In the real world, on a brand new good quality machine, it should be possible for the swept indicator to vary by less than a thou or three right?

Thanks!


----------



## MrWhoopee (Aug 26, 2021)

Yes, when sweeping with an indicator on a good table surface, it should be zero all the way around the circle. Variations suggest a problem with the spindle bearings or the table.


----------



## jeremysf (Aug 26, 2021)

MrWhoopee said:


> Yes, when sweeping with an indicator on a good table surface, it should be zero all the way around the circle. Variations suggest a problem with the spindle bearings or the table.

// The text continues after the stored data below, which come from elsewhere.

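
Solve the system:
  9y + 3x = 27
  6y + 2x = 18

infinitely many solutions

Row-reduce:
R1 ← R1 / (3).
R2 ← R2 − 2·R1.
Rank is 1 with 2 unknowns, leaving y free.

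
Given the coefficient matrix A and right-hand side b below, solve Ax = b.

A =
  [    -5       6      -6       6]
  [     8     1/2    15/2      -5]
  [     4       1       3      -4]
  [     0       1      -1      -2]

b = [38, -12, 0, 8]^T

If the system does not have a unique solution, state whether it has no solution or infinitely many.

infinitely many solutions

Row-reduce:
R1 ← R1 / (-5).
R2 ← R2 − 8·R1.
R3 ← R3 − 4·R1.
R2 ← R2 / (101/10).
R1 ← R1 + 6/5·R2.
R3 ← R3 − 29/5·R2.
R4 ← R4 − 1·R2.
R3 ← R3 / (-60/101).
R1 ← R1 − 96/101·R3.
R2 ← R2 + 21/101·R3.
R4 ← R4 + 80/101·R3.
Rank is 3 with 4 unknowns, leaving x_4 free.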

Thank you! This is the answer I was looking for. In this case, operator error was the cause. Unclear what I was doing wrong initially but sorted now:

 https://youtu.be/fIbMpILDxBo

I would be so lost without this forum and its awesome users!


----------



## MrWhoopee (Aug 26, 2021)

jeremysf said:


> Thank you! This is the answer I was looking for. In this case, operator error was the cause. Unclear what I was doing wrong initially but sorted now:
> 
> 
> 
> ...


Assuming that is your video, tramming to the top of the vise is not recommended, there are just too many potential variables. Always tram to the table, the larger diameter sweep the better. I use an Indicol style holder because it will adjust to sweep the entire width of the table and is so versatile for indicating the vise, holes and other setups without having to remove what is in the spindle.


----------



## jeremysf (Aug 26, 2021)

Nice! Yeah, that’s my video. I realize indicating off the vise is not ideal, but just getting myself into the ballpark / getting the swing of things. Couldn’t figure out why I was so off with the matched 123 blocks on the table; some unknown user error, but getting the hang of it now.


----------



## Mitch Alsup (Aug 27, 2021)

To tram my head, I put a 3/4" rod in the spindle that has a 1/2" hole in it. In the hole goes a 1/2" rod 12" long. In the end of the rod goes a Dial Indicator.

This gives me about 23" span between readings, an I like to get my head withing 0.000,3" when I tram.


----------



## aliva (Sep 4, 2021)

This subject has come up before. I tram my vise to the mill head as that's what holds the work piece. 
If I have a piece that's longer than the vise can accommodate I'll tram the table.


----------